Eu aqui me confesso perante o mundo. Sou doente pelo Mundial de futebol. De quatro em quatro anos, os sintomas regressam e cada vez com maior intensidade. Cada jogo perdido, seja um Togo-Coreia ou um Espanha-Ucrânia, causam-me suores frios, irritação e um sem número de palavrões silenciosos enquanto vou debitando caracteres sobre assuntos desinteressantes. O Mundial é, pois, uma boa razão para reavivar este blog. Ao fim de cinco dias de jogos, tenho a dizer:
- grande artigo de opinião no Público de ontem, do historiador José Neves, a lamentar a vitória da
futebolite sobre o
futebol, isto é, do foclore sobre o jogo propriamente dito. “Precisamos de menos futebolite e de melhor futebol. De mais bola corrida e de menos conversa fiada. (…) E em vez dos 900 minutos dedicados ao luxo concentracionário do hotel alemão da selecção portuguesa, precisamos de um canal público que se digne a transmitir um simples jogo de futebol de 90 minutos durante o Mundial”. Concordo a cem por cento. Estou farto do “fait-divers” do emigrante tuga à espera do autógrafo matinal da estrela da selecção.

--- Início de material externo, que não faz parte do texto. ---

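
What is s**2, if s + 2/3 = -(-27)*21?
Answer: 2886601/9 ≈ 3.2073e+5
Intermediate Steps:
s = 1699/3 (s = -2/3 - (-27)*21 = -2/3 - 27*(-21) = -2/3 + 567 = 1699/3 ≈ 566.33)
s**2 = (1699/3)**2 = 2886601/9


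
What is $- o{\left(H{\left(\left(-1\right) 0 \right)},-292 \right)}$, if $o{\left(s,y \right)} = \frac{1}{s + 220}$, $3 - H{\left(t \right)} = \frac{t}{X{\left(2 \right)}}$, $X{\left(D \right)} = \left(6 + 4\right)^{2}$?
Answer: $- \frac{1}{223} \approx -0.0044843$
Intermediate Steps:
$X{\left(D \right)} = 100$ ($X{\left(D \right)} = 10^{2} = 100$)
$H{\left(t \right)} = 3 - \frac{t}{100}$
$o{\left(s,y \right)} = \frac{1}{220 + s}$
$- o{\left(H{\left(\left(-1\right) 0 \right)},-292 \right)} = - \frac{1}{220 + \left(3 - \frac{\left(-1\right) 0}{100}\right)} = - \frac{1}{220 + \left(3 - 0\right)} = - \frac{1}{220 + \left(3 + 0\right)} = - \frac{1}{220 + 3} = - \frac{1}{223}$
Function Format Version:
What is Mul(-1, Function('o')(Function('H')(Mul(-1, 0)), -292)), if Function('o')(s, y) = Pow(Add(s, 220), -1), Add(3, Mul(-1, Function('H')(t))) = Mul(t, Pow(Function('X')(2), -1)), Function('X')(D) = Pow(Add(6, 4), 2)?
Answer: Rational(-1, 223) ≈ -0.0044843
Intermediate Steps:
Function('X')(D) = 100 (Function('X')(D) = Pow(10, 2) = 100)
Function('H')(t) = Add(3, Mul(Rational(-1, 100), t)) (Function('H')(t) = Add(3, Mul(-1, Mul(t, Pow(100, -1)))) = Add(3, Mul(-1, Mul(t, Rational(1, 100)))) = Add(3, Mul(-1, Mul(Rational(1, 100), t))) = Add(3, Mul(Rational(-1, 100), t)))
Function('o')(s, y) = Pow(Add(220, s), -1)
Mul(-1, Function('o')(Function('H')(Mul(-1, 0)), -292)) = Mul(-1, Pow(Add(220, Add(3, Mul(Rational(-1, 100), Mul(-1, 0)))), -1)) = Mul(-1, Pow(Add(220, Add(3, Mul(Rational(-1, 100), 0))), -1)) = Mul(-1, Pow(Add(220, Add(3, 0)), -1)) = Mul(-1, Pow(Add(220, 3), -1)) = Mul(-1, Pow(223, -1)) = Mul(-1, Rational(1, 223)) = Rational(-1, 223)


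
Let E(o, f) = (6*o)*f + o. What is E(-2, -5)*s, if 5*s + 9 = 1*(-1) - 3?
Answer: -754/5 ≈ -150.80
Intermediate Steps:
s = -13/5 (s = -9/5 + (1*(-1) - 3)/5 = -9/5 + (-1 - 3)/5 = -9/5 + (1/5)*(-4) = -9/5 - 4/5 = -13/5 ≈ -2.6000)
E(o, f) = o + 6*f*o (E(o, f) = 6*f*o + o = o + 6*f*o)
E(-2, -5)*s = -2*(1 + 6*(-5))*(-13/5) = -2*(1 - 30)*(-13/5) = -2*(-29)*(-13/5) = 58*(-13/5) = -754/5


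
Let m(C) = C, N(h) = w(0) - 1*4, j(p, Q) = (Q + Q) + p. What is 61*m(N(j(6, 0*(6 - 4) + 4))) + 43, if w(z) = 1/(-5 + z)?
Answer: -1066/5 ≈ -213.20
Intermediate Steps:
j(p, Q) = p + 2*Q (j(p, Q) = 2*Q + p = p + 2*Q)
N(h) = -21/5 (N(h) = 1/(-5 + 0) - 1*4 = 1/(-5) - 4 = -⅕ - 4 = -21/5)
61*m(N(j(6, 0*(6 - 4) + 4))) + 43 = 61*(-21/5) + 43 = -1281/5 + 43 = -1066/5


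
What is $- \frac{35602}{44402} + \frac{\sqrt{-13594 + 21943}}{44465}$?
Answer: $- \frac{17801}{22201} + \frac{11 \sqrt{69}}{44465} \approx -0.79976$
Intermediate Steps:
$- \frac{35602}{44402} + \frac{\sqrt{-13594 + 21943}}{44465} = \left(-35602\right) \frac{1}{44402} + \sqrt{8349} \cdot \frac{1}{44465} = - \frac{17801}{22201} + 11 \sqrt{69} \cdot \frac{1}{44465} = - \frac{17801}{22201} + \frac{11 \sqrt{69}}{44465}$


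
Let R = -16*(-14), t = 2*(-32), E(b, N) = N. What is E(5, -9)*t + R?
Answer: 800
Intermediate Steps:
t = -64
R = 224
E(5, -9)*t + R = -9*(-64) + 224 = 576 + 224 = 800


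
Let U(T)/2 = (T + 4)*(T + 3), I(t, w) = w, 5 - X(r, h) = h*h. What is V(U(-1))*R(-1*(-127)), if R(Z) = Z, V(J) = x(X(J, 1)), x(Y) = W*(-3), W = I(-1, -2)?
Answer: 762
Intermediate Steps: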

- Fiquem atentos aos textos do
Manuel Alegre no Público.
- Se não têm Sport TV, que tal ver os
jogos à borla em http://livefooty.doctor-serv.com/
- Os jogos até nem têm sido espectaculares, mas os
golos são muitos (31 em cinco dias) e bons. Gostei especialmente dos golos do Rosicky (o 2-0), do Pirlo, do Ahn, do Kaká e do Frings. Tudo grandes remates de fora-da-área, que a “Teamgeist” e as cautelas defensivas dão mais para isso do que para grandes jogadas de envolvimento.
- No debate entre os scolaristas e os anti-scolaristas, fico no meio. Nem acho que Portugal cumpriu totalmente a sua missão contra Angola, nem acho que devíamos ter dado 5-0. A exibição foi fraca, o resultado foi
bom. Destaque-se que começámos melhor do que há dois e quatro anos, mas reconheça-se que precisaremos de muito mais nos próximos jogos. Especialmente de mais ambição e velocidade.
- As críticas de Scolari à imprensa só podem ser entendidas de duas formas. Ou tem péssimo poder de encaixe ou está a recorrer à velha técnica de usar a imprensa como o inimigo a abater, de forma a unir a equipa. Inclino-me mais para a segunda.
É a táctica à Pinto da Costa. Por isso, também cada vez mais penso que Scolari e Pinto da Costa têm o mesmo perfil. Não fosse a guerra do Baía e do Quaresma, e o Scolari ainda teria oportunidade de se sentar no banco do Dragão.
- Após cinco dias, nenhum dos favoritos convenceu totalmente. A Argentina e a Itália pareceram-me os mais consistentes. A
República Checa voltou a mostrar o melhor futebol.